On comprend facilement que certains catholiques aient vécu douloureusement cette rupture qui mettait fin au système des « cultes reconnus » et au rêve d’une France « nation catholique ». Mais, peu à peu, certains s’aperçurent que cette rupture libérait les Eglises d’un étroit contrôle régalien lié aux Articles organiques. L’accord trouvé avec le Saint Siège en 1923-1924 et, à mon sens, la condamnation du national catholicisme de l’Action française par le pape en 1926, favorisa un processus d’acclimatation (déjà engagé) des catholiques, même militants, à la laïcité. Vichy n’alla pas très loin dans la remise en cause de ce second seuil de laïcisation, tout comme la Restauration n’avait pas fondamentalement modifié le premier seuil. Et, en 1946, l’événement essentiel (dans ma perspective) que constitue la constitutionnalisation de la laïcité montra que l’identité laïque de la nation devenait un bien commun. Rappelons que l’affirmation par la Constitution que « la République est (…) laïque » fut faite par un gouvernement tripartite dont le président du Conseil était MRP.
Pourtant, comme cela a déjà été signalé, le conflit des « deux France » n’était pas complètement éteint. Il se focalisait sur l’école, et plus spécialement alors sur le subventionnement public des écoles privées, catholiques à 90% (environ). On sait qu’après d’autres mesures prises dans les années 1950, la loi Debré créa, en 1959 , une relation contractuelle où ces écoles furent très fortement subventionnées. La tentative des laïques militants d’unifier les deux systèmes scolaires, en 1982-1984 fut désavouée par la majorité de l’opinion publique. Pourquoi ? A mon sens, parce que suite aux obligations de programme instaurées par la loi Debré et à une certaine « sécularisation interne » de l’Eglise catholique (Isambert, 1992), marquée notamment par le Concile de Vatican II, l’école privée catholique n’apparaissait plus comme enseignant une autre France et socialisant à des valeurs divergentes de celle de la République laïque. La majorité de l’opinion publique a clairement indiqué alors, qu’à ces yeux, le conflit des « deux France » était terminé et que, désormais, la laïcité devait être un bien commun à ceux qui avaient fait partie des deux France.
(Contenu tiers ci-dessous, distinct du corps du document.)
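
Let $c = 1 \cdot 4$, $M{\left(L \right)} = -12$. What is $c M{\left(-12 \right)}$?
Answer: $-48$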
Laïcité et crise de l’identité française :
La crise actuelle se comprend fort bien à partir du cadre structurel qui découle de ce récit historique. En effet, la conclusion qui peut en être tirée est la tension qui existe en France entre l’Etat et la nation. L’Etat est une réalité relativement ancienne et il s’agit d’un Etat unifié, qui se veut fort. On a parlé de « monarchie absolue » puis de « jacobinisme » pour signifier cette volonté de primauté de l’Etat. Odile Rudelle (1986) y ajoute une expression intéressante, celle de « République absolue ». Par contre, la nation française s’est beaucoup divisée quant à la conception de son identité. Nous l’avons vu, l’identité nationale a été profondément ébranlée par le processus de laïcisation. Mais inversement, les tentatives de ‘retour en arrière’ ont été vécues comme des « menaces » Les blessures des deux camps ne se sont que progressivement (et peut-être incomplètement) cicatrisées au cours du XXe siècle.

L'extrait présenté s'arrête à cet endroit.